How has your practice evolved since it began in 1992?
We have expanded the realm of influences, what informs the work, that has so much greater breadth to it, it’s much deeper and also our search for authenticating our response to problems. Additionally, we have a diversified and international staff that brings with them their unique perspectives, life experiences and informs our work to the highest degree.
How have the Black Lives Matter and Covid19 crisis’ altered your thinking about architecture? How do you believe it will change the future design of architecture in New Orleans and the country at large?
BLM: “The result of this has been that its strengthened our resolve to address social and racial justice issues. As a firm that was founded in the South, we have intimate insights around race relations in the Unites States and those insights have impacted our design choices. For example, With Magnolia Mound, the intentionality in choosing translucent channel glass for the exterior walls was to accomplish a softening and abstraction of the visitors there. The material works to blur our differences similar to that of a Monet painting – that in all of our human iterations, we are more alike than we are different. It is very nuanced, but it’s one way we have approached our work with a consciousness of race, especially in the south, and we work to improve our consciousness every day. The Covid virus has strengthened our commitment to designing with recognition of the importance of space, outdoor space, the public realm, and space for community.
How do you see architecture evolving in general in the next several years?

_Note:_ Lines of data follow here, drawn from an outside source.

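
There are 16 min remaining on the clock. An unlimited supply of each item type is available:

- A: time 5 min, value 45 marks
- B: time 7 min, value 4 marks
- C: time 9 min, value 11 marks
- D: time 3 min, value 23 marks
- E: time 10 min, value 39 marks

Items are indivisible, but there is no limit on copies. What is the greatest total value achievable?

Best value-per-unit is A at 45/5; filling with it alone gives 3×45 = 135.
Optimal mix: 2×A + 2×D → time 16, value 136.

136 marks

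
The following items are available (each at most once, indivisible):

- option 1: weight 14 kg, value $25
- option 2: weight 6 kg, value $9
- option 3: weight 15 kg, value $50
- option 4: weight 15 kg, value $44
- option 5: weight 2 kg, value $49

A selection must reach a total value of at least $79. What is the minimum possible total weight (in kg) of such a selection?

Subsets with value ≥ 79, sorted by total weight:
- option 3+option 5: weight 17, value 99
- option 4+option 5: weight 17, value 93
- option 1+option 2+option 5: weight 22, value 83
- option 2+option 3+option 5: weight 23, value 108
Minimum weight: 17 kg.

17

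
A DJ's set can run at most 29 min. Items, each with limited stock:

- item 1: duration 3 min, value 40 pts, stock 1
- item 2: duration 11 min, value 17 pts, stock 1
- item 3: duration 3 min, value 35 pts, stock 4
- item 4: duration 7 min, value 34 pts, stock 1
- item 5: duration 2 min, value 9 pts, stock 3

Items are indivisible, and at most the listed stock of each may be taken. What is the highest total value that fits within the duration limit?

241 pts

Best selections within duration 29 and stock limits:
- 1×item 1 + 4×item 3 + 1×item 4 + 3×item 5: duration 28, value 241
- 1×item 1 + 4×item 3 + 1×item 4 + 2×item 5: duration 26, value 232
- 1×item 1 + 4×item 3 + 1×item 4 + 1×item 5: duration 24, value 223
- 1×item 1 + 4×item 3 + 1×item 4: duration 22, value 214
Best: 241 pts.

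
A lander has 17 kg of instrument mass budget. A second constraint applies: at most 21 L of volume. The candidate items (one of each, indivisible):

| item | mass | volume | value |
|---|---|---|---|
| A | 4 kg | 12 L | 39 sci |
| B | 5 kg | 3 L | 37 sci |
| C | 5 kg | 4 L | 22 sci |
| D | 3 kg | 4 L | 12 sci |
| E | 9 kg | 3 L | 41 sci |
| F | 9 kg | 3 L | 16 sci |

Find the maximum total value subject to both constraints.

98 sci

Feasible sets respecting both limits:
- A+B+C: mass 14, volume 19, value 98
- A+D+E: mass 16, volume 19, value 92
- B+D+E: mass 17, volume 10, value 90
- A+B+D: mass 12, volume 19, value 88
Best: 98 sci.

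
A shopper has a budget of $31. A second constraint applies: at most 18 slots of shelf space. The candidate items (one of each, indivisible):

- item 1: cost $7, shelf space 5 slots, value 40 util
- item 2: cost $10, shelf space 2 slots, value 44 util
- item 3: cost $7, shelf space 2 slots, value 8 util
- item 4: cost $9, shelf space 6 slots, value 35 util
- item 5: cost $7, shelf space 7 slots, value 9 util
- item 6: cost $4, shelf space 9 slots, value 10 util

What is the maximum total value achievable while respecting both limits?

Feasible sets respecting both limits:
- item 1+item 2+item 4: cost 26, shelf space 13, value 119
- item 1+item 2+item 3+item 6: cost 28, shelf space 18, value 102
- item 1+item 2+item 3+item 5: cost 31, shelf space 16, value 101
- item 1+item 2+item 6: cost 21, shelf space 16, value 94
Best: 119 util.

119 util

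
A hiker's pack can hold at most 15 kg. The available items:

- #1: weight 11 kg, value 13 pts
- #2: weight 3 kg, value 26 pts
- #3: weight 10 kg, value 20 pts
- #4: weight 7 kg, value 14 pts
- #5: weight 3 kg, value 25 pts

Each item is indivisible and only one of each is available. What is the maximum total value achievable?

Check high-value combinations within 15 kg:
- #2+#4+#5: weight 3+7+3=13, value 26+14+25=65
- #2+#5: weight 3+3=6, value 26+25=51
- #2+#3: weight 3+10=13, value 26+20=46
Best: 65 pts.

65 pts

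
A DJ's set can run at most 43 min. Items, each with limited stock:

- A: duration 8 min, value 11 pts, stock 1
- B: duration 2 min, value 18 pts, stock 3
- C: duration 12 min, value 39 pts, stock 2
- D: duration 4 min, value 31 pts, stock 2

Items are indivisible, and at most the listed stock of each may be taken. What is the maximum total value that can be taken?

Best selections within duration 43 and stock limits:
- 3×B + 2×C + 2×D: duration 38, value 194
- 2×B + 2×C + 2×D: duration 36, value 176
- 1×A + 3×B + 2×C + 1×D: duration 42, value 174
- 1×A + 1×B + 2×C + 2×D: duration 42, value 169
Best: 194 pts.

194 pts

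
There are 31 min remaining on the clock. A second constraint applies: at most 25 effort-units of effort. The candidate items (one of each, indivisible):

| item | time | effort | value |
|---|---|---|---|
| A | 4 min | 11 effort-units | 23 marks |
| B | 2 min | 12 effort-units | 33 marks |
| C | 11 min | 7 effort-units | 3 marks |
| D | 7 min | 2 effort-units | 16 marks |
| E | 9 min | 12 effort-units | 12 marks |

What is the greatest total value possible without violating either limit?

72 marks

Feasible sets respecting both limits:
- A+B+D: time 13, effort 25, value 72
- A+B: time 6, effort 23, value 56
- B+C+D: time 20, effort 21, value 52
Best: 72 marks.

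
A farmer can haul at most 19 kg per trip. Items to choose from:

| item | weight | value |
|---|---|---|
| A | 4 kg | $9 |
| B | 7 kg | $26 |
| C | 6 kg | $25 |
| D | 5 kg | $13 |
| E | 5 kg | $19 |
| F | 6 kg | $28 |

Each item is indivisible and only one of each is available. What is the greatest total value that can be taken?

Check high-value combinations within 19 kg:
- B+C+F: weight 7+6+6=19, value 26+25+28=79
- B+E+F: weight 7+5+6=18, value 26+19+28=73
- C+E+F: weight 6+5+6=17, value 25+19+28=72
Best: $79.

$79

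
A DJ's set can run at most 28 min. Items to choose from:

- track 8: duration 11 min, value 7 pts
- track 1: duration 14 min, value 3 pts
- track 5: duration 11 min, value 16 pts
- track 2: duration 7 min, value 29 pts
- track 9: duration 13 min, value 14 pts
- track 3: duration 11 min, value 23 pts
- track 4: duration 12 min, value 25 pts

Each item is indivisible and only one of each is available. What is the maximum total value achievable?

Check high-value combinations within 28 min:
- track 2+track 4: duration 7+12=19, value 29+25=54
- track 2+track 3: duration 7+11=18, value 29+23=52
- track 3+track 4: duration 11+12=23, value 23+25=48
Best: 54 pts.

54 pts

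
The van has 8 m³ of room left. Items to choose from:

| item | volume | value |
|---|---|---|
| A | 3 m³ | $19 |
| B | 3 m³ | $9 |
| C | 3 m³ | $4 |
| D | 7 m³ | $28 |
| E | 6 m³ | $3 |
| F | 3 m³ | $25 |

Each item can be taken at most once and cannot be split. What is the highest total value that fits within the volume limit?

Check high-value combinations within 8 m³:
- A+F: volume 3+3=6, value 19+25=44
- B+F: volume 3+3=6, value 9+25=34
- C+F: volume 3+3=6, value 4+25=29
- A+B: volume 3+3=6, value 19+9=28
- D: volume 7, value 28
Best: $44.

$44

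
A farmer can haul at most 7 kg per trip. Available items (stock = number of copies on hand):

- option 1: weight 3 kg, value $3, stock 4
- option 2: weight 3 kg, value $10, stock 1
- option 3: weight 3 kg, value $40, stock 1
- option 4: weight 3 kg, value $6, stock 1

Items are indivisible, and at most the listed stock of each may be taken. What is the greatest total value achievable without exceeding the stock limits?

Top feasible selections:
- 1×option 2 + 1×option 3: weight 6, value 50
- 1×option 3 + 1×option 4: weight 6, value 46
- 1×option 1 + 1×option 3: weight 6, value 43
- 1×option 3: weight 3, value 40
Best: $50.

$50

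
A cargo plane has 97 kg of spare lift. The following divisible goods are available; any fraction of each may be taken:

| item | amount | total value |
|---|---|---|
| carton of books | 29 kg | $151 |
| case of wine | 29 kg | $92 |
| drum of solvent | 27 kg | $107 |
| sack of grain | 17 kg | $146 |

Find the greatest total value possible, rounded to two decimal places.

480.14

Take in order of value per unit:
- sack of grain (146/17 per unit): all 17 → value 146, running total 146.00
- carton of books (151/29 per unit): all 29 → value 151, running total 297.00
- drum of solvent (107/27 per unit): all 27 → value 107, running total 404.00
- case of wine (92/29 per unit): 24 of 29 → value 24×92/29 = 76.1379, running total 480.14
Total 480.14.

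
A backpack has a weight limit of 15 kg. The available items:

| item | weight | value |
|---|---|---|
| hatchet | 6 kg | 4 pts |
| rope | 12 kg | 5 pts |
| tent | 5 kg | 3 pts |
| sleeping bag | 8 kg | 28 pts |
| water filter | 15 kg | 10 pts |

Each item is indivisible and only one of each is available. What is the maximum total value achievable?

Check high-value combinations within 15 kg:
- hatchet+sleeping bag: weight 6+8=14, value 4+28=32
- tent+sleeping bag: weight 5+8=13, value 3+28=31
- sleeping bag: weight 8, value 28
- water filter: weight 15, value 10
- hatchet+tent: weight 6+5=11, value 4+3=7
Best: 32 pts.

32 pts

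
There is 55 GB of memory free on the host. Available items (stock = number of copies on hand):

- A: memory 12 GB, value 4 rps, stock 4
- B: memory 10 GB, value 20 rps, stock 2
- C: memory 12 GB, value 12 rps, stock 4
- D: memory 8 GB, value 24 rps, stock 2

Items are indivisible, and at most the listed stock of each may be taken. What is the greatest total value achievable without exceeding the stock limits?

100 rps

Best selections within memory 55 and stock limits:
- 2×B + 1×C + 2×D: memory 48, value 100
- 1×A + 2×B + 2×D: memory 48, value 92
Best: 100 rps.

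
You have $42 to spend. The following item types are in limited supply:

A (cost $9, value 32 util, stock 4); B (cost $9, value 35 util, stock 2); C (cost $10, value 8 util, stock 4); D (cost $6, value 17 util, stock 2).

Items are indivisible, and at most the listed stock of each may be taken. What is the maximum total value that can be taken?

151 util

Best selections within cost 42 and stock limits:
- 2×A + 2×B + 1×D: cost 42, value 151
- 3×A + 1×B + 1×D: cost 42, value 148
- 4×A + 1×D: cost 42, value 145
Best: 151 util.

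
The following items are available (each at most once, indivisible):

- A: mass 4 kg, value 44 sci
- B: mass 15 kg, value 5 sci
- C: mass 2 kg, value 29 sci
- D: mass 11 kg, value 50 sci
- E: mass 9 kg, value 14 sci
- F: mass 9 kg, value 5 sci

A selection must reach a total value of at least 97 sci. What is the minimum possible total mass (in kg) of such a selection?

Subsets with value ≥ 97, sorted by total mass:
- A+C+D: mass 17, value 123
- A+D+E: mass 24, value 108
- A+D+F: mass 24, value 99
- A+C+D+E: mass 26, value 137
Minimum mass: 17 kg.

17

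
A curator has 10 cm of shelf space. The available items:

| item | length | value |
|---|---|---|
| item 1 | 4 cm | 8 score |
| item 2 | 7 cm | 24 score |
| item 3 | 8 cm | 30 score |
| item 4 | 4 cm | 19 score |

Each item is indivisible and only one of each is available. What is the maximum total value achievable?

Check high-value combinations within 10 cm:
- item 3: length 8, value 30
- item 1+item 4: length 4+4=8, value 8+19=27
- item 2: length 7, value 24
Best: 30 score.

30 score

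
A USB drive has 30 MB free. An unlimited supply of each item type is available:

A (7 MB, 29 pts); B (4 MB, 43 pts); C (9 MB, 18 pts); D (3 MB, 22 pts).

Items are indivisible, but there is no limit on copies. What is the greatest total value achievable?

302 pts

Best value-per-unit is B at 43/4; filling with it alone gives 7×43 = 301.
Optimal mix: 6×B + 2×D → size 30, value 302.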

The private domain is going to become more and more important. I think modes of transportation are going to be seriously affected, evaluated and re-thought. I think for places like The French Quarter, here in New Orleans, the potential for reducing and eliminating the car in an attempt to expand the sidewalk condition, the public realm and it as a space for outdoor eating, seating and celebrating will be rethought. I can see restaurants, bars, retail shops even, with outdoor areas that are an extension of the indoor space. Regarding office space, I’m hopeful that it brings a degree where the exterior skin of buildings becomes more operable, so that you can open up the exterior skin for more ventilation, air circulation, natural air and things like that. I refer to it as exploring the degrees of “outsideness” where you are not in an internal space that is totally conditioned or in an outdoor space that is totally exposed but transitional zones that provide layers of shading and cooling and fresh air.
What are the things you are most proud of in your practice?
The commitment, humility, decency and ethics of my colleagues.